It is defendants’ contention that had it not been for plaintiff’s subsequent injuries- he would be fully recovered and able to work, and as the subsequent injuries were the result of his own carelessness and negligence, no further payments ought to he demanded of them. Furthermore, that the testimony does not justify a continuance of them. The board made the following findings of fact:

“(3) After a careful consideration of all of the evidence in this case, the board finds as a fact that the original injuries of October 19,1914, described and set forth in the agreement for compensation between the parties heretofore referred to was the proximate and direct cause of the second injury to his right leg, which occurred during the month of March following, and likewise the proximate and direct cause of the injury to his said right leg occurring in July following.
*131“ (4) We further find as a fact that at the date of the hearing before this board the applicant was still suffering from and under disability because of and as a direct result of said original injuries set forth and described in said agreement in regard to compensation, and that the said applicant has not been guilty of wilful and intentional misconduct.
“(5) That the applicant is still suffering from the injury to his back and is under disability at the time of this hearing because thereof. That said injury to applicant’s back was not effected by the second fall which he sustained in the month of March, and was not effected by the third fall which he sustained during the month of July, following his original injuries.”

It is quite, evident that had it not been for the initial injury plaintiff received he would not be obliged to go about on crutches.
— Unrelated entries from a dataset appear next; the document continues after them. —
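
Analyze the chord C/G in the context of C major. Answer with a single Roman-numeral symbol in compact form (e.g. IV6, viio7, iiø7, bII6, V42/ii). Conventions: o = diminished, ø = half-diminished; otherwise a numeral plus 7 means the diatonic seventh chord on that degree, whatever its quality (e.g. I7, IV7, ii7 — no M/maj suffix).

I64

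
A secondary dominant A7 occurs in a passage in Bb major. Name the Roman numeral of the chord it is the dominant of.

The chord is a dominant seventh chord on A.
A dominant resolves down a perfect fifth: A → D. In Bb major, D is scale degree 3, i.e. iii.

iii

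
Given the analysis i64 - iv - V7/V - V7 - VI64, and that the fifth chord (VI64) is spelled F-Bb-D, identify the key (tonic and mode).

VI64 is given as F-Bb-D — a major triad with root Bb.
If Bb is scale degree 6 and the mode makes that degree carry a major triad, the tonic is D and the mode is minor.

D minor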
It does not appear that he was violating the order of his physician in doing so, nor does it appear that there was anything negligent, intentional, or wilful about the incurring of the subsequent injuries, but it does appear that they were simply mishaps, due to the fact that he was obliged to depend upon his crutches. But even if we concede that counsels’ position be the proper one as to the subsequent injuries, the testimony shows and the board finds that plaintiff is still suffering otherwise from the original injury. This proof alone would justify the determination of the board in continuing weekly payments.

The. conclusions of the board must be affirmed.

Kuhn, C. J., and Stone, Ostrander, Moore, Steere, Brooke, and Fellows, JJ., concurred.